O Brasil está aos poucos aprendendo que é um país preconceituoso, sim. Uma pesquisa encomendada ao Ibope pela Ambev-Skol produziu um amplo retrato das práticas preconceituosas dos brasileiros e da visão distorcida que temos sobre isso.

Beijo homossexual em público, o tema que mais apareceu em relação ao preconceito homofóbico no Brasil (Foto: iStockphoto)

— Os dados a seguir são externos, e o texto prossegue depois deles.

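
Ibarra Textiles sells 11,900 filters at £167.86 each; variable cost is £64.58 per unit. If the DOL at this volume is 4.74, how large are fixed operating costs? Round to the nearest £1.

£969,743

Contribution at this volume is 11,900 × £103.28 = £1,229,032.00.
Since DOL = CM ÷ EBIT, EBIT = £1,229,032.00 ÷ 4.74 = £259,289.45.
Fixed costs = CM − EBIT = £1,229,032.00 − £259,289.45 = £969,743.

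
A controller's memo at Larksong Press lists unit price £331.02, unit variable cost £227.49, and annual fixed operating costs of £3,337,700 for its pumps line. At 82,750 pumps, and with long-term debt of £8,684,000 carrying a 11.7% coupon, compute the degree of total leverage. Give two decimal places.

2.03

Contribution at this volume is 82,750 × £103.53 = £8,567,107.50.
Operating income = contribution − fixed costs = £8,567,107.50 − £3,337,700 = £5,229,407.50. Interest = £1,016,028.00.
DOL = £8,567,107.50 ÷ £5,229,407.50 = 1.6383; DFL = £5,229,407.50 ÷ £4,213,379.50 = 1.2411.
DCL = DOL × DFL = 1.6383 × 1.2411 = 2.0333.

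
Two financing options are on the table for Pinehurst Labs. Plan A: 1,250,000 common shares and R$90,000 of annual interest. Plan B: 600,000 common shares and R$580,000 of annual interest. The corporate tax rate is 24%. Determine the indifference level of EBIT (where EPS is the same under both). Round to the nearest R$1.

Set EPS_A = EPS_B: (EBIT − R$90,000)(1 − 0.24) ÷ 1,250,000 = (EBIT − R$580,000)(1 − 0.24) ÷ 600,000.
The (1 − t) factor cancels: (EBIT − 90,000) × 600,000 = (EBIT − 580,000) × 1,250,000.
EBIT × (1,250,000 − 600,000) = 580,000 × 1,250,000 − 90,000 × 600,000 = 671,000,000,000, so EBIT = 671,000,000,000 ÷ 650,000 = 1,032,307.69.

R$1,032,308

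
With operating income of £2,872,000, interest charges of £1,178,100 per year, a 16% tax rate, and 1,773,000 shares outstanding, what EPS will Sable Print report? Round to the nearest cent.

Interest = £1,178,100.00, so EBT = £2,872,000 − £1,178,100.00 = £1,693,900.00.
Net income = £1,693,900.00 × (1 − 0.16) = £1,422,876.00.
Per share: £1,422,876.00 / 1,773,000 shares = £0.80.

£0.80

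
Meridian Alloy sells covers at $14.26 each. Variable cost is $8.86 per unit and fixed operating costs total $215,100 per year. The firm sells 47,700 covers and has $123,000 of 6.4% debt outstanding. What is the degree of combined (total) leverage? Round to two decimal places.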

O Brasil está aos poucos aprendendo que é um país preconceituoso, sim. Uma pesquisa encomendada ao Ibope pela Ambev-Skol produziu um amplo retrato das práticas preconceituosas dos brasileiros e da visão distorcida que temos sobre isso. Segundo o levantamento, divulgado em outubro, apenas 17% declararam ter algum tipo de preconceito, ante 83% que responderam “não”. Mas quando os pesquisadores mostraram aos entrevistados frases preconceituosas e lhes perguntaram se já haviam feito esse tipo de comentários alguma vez, 73% reconheceram que sim. Os comentários mais citados foram: “Mulher tem que se dar ao respeito” (machismo), com 49%; “Não sou preconceituoso, até tenho um amigo negro” (racismo), com 26%; “Pode ser gay, mas não precisa beijar em público” (homofobia) e “Ela/ele é bonita(o), mas é gordinha(o)” (gordofobia), também com 25%. Quanto às regiões, 21% dos entrevistados do Sudeste disseram ter algum tipo de preconceito, seguidos por Centro-Oeste e Norte, ambos com 18%. Já quanto às frases, as posições se invertem: admitiram ter feito comentários preconceituosos 78% dos entrevistados do Centro-Oeste e do Norte, seguidos pelo Sudeste, com 74%.